HHH was an early and enthusiastic supporter of civil rights. RMN was an early and enthusiatic supporter of the southern strategy. flako Hunter Thompson can argue that HHH was a hack but i am unconvinced by the facts as i know them.
In analyzing your “political protest”, how do you propose determining how many of the non-voters are protesting something, and how many are lazy jerks don’t give a rat’s ass? Or does it really matter?
Make that “lazy jerks who don’t give a rat’s ass”.
it doesn’t. the outcome is the exact same.
Well, Tim, this article, and your little story has given me the insight to understand how you can be such a rabid Dem partisan.
If it took Wecht for you to see corruption in the Democratic Party in Allegheny county, you surely have Pollyanna eyes.
The machine set up by David Lawrence was as crooked as a dog’s hind leg from the start, and its heirs have simply continued the fine family tradition.
Cyril Wecht wasn’t an abberation, his corruption was of a rather ordinary sort for Alllegheny county.
Your failure to see that explains much, and I think you really need to look in a mirror when you talk about “unthinking loyalty to the party”.
BTW, my mother was a Ward Committeewoman in TC, and I observed much of the underside of politics around the kitchen table.
Bob In Pacifica
Tim must have been beaten by conspiracy theorists as a child.

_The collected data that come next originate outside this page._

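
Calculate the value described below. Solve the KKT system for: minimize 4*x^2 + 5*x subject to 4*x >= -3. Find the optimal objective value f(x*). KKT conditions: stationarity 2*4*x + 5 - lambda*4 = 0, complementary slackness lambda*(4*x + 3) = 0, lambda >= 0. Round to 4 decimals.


Step 1: Try lambda = 0 (constraint inactive).
Stationarity: 2*4*x + 5 = 0
x* = -5/(2*4) = -0.625
Check constraint: 4*-0.625 = -2.5 >= -3 -- satisfied.
Step 2: Compute optimal value.
f(x*) = 4*(-0.625)^2 + 5*(-0.625) = -1.5625


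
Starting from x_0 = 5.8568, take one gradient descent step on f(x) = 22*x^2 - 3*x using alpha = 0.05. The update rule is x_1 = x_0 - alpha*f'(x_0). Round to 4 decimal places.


We compute the gradient at x_0 and apply the update.
f'(x) = 44*x - 3
f'(5.8568) = 44*5.8568 - 3 = 254.6992
x_1 = 5.8568 - 0.05*254.6992 = -6.8782


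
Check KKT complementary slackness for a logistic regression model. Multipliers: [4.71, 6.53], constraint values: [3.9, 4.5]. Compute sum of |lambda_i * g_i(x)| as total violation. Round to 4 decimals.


KKT complementary slackness check:
lambda_1 * g_1 = 4.71 * 3.9 = 18.369
lambda_2 * g_2 = 6.53 * 4.5 = 29.385
Total violation = 18.369 + 29.385 = 47.754


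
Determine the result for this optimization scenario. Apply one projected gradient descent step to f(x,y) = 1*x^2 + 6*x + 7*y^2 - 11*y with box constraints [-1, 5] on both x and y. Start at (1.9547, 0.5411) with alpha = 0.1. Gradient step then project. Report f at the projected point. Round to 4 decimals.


Step 1: Compute gradient at (1.9547, 0.5411).
grad_x = 2*1*1.9547 + 6 = 9.9094
grad_y = 2*7*0.5411 - 11 = -3.4246
Step 2: Gradient step.
x_raw = 1.9547 - 0.1*9.9094 = 0.9638
y_raw = 0.5411 - 0.1*-3.4246 = 0.8836
Step 3: Project onto [-1, 5].
x_proj = clip(0.9638) = 0.9638
y_proj = clip(0.8836) = 0.8836
Step 4: Evaluate f.
f(0.9638, 0.8836) = 2.457


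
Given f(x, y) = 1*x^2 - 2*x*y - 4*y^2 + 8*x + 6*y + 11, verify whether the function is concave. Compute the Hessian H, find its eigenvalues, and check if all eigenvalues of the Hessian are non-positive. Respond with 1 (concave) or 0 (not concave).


The Hessian of f(x,y) = 1*x^2 - 2*x*y - 4*y^2 + 8*x + 6*y + 11 is:
H = [[2, -2], [-2, -8]]
Trace = 2 - 8 = -6
Determinant = 2*-8 - (-2)^2 = -20
Discriminant = (-6)^2 - 4*-20 = 116.0
Eigenvalues: lambda_1 = -8.3852, lambda_2 = 2.3852
The function is not concave.

0


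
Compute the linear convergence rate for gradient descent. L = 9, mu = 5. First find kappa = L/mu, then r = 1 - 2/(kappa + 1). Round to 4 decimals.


Step 1: Compute the condition number.
kappa = L/mu = 9/5 = 1.8
Step 2: Compute the convergence rate.
r = 1 - 2/(kappa + 1) = 1 - 2*mu/(L + mu) = (L - mu)/(L + mu) = 4/14 = 0.2857


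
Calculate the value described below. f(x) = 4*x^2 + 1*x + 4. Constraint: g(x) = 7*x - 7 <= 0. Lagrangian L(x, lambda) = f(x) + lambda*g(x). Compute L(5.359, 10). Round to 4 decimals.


Step 1: Evaluate f(x).
f(5.359) = 4*5.359^2 + 1*5.359 + 4 = 124.2345
Step 2: Evaluate g(x).
g(5.359) = 7*5.359 - 7 = 30.513
Step 3: Compute Lagrangian.
L = 124.2345 + 10*30.513 = 429.3645


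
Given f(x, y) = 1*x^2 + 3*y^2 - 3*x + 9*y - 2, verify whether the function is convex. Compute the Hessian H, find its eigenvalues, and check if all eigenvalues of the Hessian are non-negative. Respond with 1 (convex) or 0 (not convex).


The Hessian of f(x,y) = 1*x^2 + 3*y^2 - 3*x + 9*y - 2 is:
H = [[2, 0], [0, 6]]
Trace = 2 + 6 = 8
Determinant = 2*6 - (0)^2 = 12
Discriminant = (8)^2 - 4*12 = 16.0
Eigenvalues: lambda_1 = 2.0, lambda_2 = 6.0
The function is convex.

1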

Here’s some more information on Wecht’s case, from TalkLeft: http://talkleft.com/new_archives/013773.html
Then staying home is not an act of protest. It just makes you a lazy jerk who doesn’t give a rat’s ass.
What a cynical tool. You could ask whether I was even old enough to know who David Lawrence was, or even in Pittsburgh during those years. Or you could run off on uninformed tangents. What a surprise that you chose (B).